Варшавская газета «Свобода» 19 октября 1921 года сообщала, что в лагере Тухоли умерли за один год около 22 тыс. красноармейцев, попавших в польский плен после советско-польской войны 1919 — 1920 годов. Русских, как скот, вместо лошадей впрягали, и они таскали телеги и бороны на лесозаготовках, пашне и дорожных работах. В 1965 году в польском архиве обнаружили «Письмо начальника II отдела генштаба польской армии И. Матушевского генералу К. Соснковскому» от 1 февраля 1922 года, курировавшему лагеря. Ему «не показалась невероятной» цифра умерших в Тухоли — более 20 тысяч человек. Тогда же Союз русских студентов из эмигрантов в Польше заявил: «Из-за антисанитарных условий в Тухоли болезни буквально косили узников». Удалось достать официальный польский документ о том, что с февраля по май 1921 года в Тухоли зафиксировано 23 878 случаев заболеваний, в том числе тифом, холерой, дизентерией, туберкулезом. Представители РСФСР в Смешанной комиссии по обмену военнопленных заявили (протокол от 28 июля 1921 года): «Поляки обращались с россиянами не как с людьми равной расы, не как с обезоруженными солдатами противника, а как с бесправными рабами».

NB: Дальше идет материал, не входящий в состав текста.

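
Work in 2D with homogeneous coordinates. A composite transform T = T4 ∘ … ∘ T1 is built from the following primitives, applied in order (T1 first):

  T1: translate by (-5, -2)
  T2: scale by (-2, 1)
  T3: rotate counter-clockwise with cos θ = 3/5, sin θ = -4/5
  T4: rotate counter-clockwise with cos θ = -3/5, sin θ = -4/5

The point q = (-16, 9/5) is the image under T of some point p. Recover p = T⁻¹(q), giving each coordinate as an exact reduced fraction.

p = (-3, 1/5)

T1 = [1 0 -5; 0 1 -2; 0 0 1]
T2·T1 = [-2 0 10; 0 1 -2; 0 0 1]
T3·…·T1 = [-6/5 4/5 22/5; 8/5 3/5 -46/5; 0 0 1]
T4·…·T1 = [2 0 -10; 0 -1 2; 0 0 1]
det M = -2; M⁻¹ = [1/2 0 5; 0 -1 2; 0 0 1]
M⁻¹ · (-16, 9/5)ᵀ = (-3, 1/5)ᵀ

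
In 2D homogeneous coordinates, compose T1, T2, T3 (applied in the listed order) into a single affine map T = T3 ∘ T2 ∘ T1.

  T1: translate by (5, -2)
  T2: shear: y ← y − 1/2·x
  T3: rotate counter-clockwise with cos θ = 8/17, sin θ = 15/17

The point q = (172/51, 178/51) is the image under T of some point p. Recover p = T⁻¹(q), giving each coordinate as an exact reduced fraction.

p = (-1/3, 3)

T1 = [1 0 5; 0 1 -2; 0 0 1]
T2·T1 = [1 0 5; -1/2 1 -9/2; 0 0 1]
T3·…·T1 = [31/34 -15/17 215/34; 11/17 8/17 39/17; 0 0 1]
det M = 1; M⁻¹ = [8/17 15/17 -5; -11/17 31/34 2; 0 0 1]
M⁻¹ · (172/51, 178/51)ᵀ = (-1/3, 3)ᵀ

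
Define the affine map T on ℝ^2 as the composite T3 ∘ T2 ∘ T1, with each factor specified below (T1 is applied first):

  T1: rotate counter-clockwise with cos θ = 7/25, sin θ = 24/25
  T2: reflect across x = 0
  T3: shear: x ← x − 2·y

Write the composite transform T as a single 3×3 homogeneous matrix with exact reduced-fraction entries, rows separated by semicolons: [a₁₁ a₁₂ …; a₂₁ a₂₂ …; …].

T1 = [7/25 -24/25 0; 24/25 7/25 0; 0 0 1]
T2·T1 = [-7/25 24/25 0; 24/25 7/25 0; 0 0 1]
T3·…·T1 = [-11/5 2/5 0; 24/25 7/25 0; 0 0 1]

T = [-11/5 2/5 0; 24/25 7/25 0; 0 0 1]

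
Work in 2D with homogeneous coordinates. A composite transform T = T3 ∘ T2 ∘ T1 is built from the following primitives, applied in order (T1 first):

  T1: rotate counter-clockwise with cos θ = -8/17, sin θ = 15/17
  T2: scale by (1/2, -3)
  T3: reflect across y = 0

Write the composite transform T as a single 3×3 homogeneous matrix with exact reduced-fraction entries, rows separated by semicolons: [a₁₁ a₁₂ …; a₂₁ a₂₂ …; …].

T = [-4/17 -15/34 0; 45/17 -24/17 0; 0 0 1]

T1 = [-8/17 -15/17 0; 15/17 -8/17 0; 0 0 1]
T2·T1 = [-4/17 -15/34 0; -45/17 24/17 0; 0 0 1]
T3·…·T1 = [-4/17 -15/34 0; 45/17 -24/17 0; 0 0 1]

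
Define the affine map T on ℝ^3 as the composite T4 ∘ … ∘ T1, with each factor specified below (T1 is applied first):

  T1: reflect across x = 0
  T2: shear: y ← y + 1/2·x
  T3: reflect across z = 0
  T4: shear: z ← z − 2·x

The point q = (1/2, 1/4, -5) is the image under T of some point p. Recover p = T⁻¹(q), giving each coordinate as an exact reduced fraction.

T1 = [-1 0 0 0; 0 1 0 0; 0 0 1 0; 0 0 0 1]
T2·T1 = [-1 0 0 0; -1/2 1 0 0; 0 0 1 0; 0 0 0 1]
T3·…·T1 = [-1 0 0 0; -1/2 1 0 0; 0 0 -1 0; 0 0 0 1]
T4·…·T1 = [-1 0 0 0; -1/2 1 0 0; 2 0 -1 0; 0 0 0 1]
det M = 1; M⁻¹ = [-1 0 0 0; -1/2 1 0 0; -2 0 -1 0; 0 0 0 1]
M⁻¹ · (1/2, 1/4, -5)ᵀ = (-1/2, 0, 4)ᵀ

p = (-1/2, 0, 4)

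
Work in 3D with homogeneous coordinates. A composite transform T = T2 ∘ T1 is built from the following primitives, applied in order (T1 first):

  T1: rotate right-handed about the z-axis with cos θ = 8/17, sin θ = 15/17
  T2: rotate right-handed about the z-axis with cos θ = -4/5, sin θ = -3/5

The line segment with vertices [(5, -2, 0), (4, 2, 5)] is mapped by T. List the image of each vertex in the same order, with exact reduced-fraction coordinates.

image vertices: (-103/85, -446/85, 0), (44/17, -62/17, 5)

T1 rotate right-handed about the z-axis with cos θ = 8/17, sin θ = 15/17: (5, -2, 0) → (70/17, 59/17, 0); (4, 2, 5) → (2/17, 76/17, 5)
T2 rotate right-handed about the z-axis with cos θ = -4/5, sin θ = -3/5: (70/17, 59/17, 0) → (-103/85, -446/85, 0); (2/17, 76/17, 5) → (44/17, -62/17, 5)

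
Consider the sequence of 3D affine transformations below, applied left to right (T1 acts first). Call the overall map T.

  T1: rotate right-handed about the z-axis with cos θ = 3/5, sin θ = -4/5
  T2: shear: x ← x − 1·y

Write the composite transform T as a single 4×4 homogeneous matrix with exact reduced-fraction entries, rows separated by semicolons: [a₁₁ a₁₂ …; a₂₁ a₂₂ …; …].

T = [7/5 1/5 0 0; -4/5 3/5 0 0; 0 0 1 0; 0 0 0 1]

T1 = [3/5 4/5 0 0; -4/5 3/5 0 0; 0 0 1 0; 0 0 0 1]
T2·T1 = [7/5 1/5 0 0; -4/5 3/5 0 0; 0 0 1 0; 0 0 0 1]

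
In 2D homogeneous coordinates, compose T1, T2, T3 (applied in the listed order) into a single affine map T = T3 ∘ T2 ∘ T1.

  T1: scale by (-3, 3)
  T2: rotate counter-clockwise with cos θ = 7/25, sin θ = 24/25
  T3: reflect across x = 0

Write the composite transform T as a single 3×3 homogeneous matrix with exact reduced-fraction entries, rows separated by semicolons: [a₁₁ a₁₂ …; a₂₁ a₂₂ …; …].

T = [21/25 72/25 0; -72/25 21/25 0; 0 0 1]

T1 = [-3 0 0; 0 3 0; 0 0 1]
T2·T1 = [-21/25 -72/25 0; -72/25 21/25 0; 0 0 1]
T3·…·T1 = [21/25 72/25 0; -72/25 21/25 0; 0 0 1]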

К сожалению, действительно исторически сложилось так, что поляки к русским вообще относятся почти враждебно. Но истребление простых солдат — это не история, а преступление и варварство. Очень жаль, что польская сторона это не понимает до сих пор.
Почему автор этой статьи подробно исследует трагедию польских лагерей? В деревне, где жил его дед, у многих жителей не вернулись родные именно из польского плена.
А в 1921 году в лагерь смерти этапировали наших соотечественников — интернированных белогвардейцев и членов их семей.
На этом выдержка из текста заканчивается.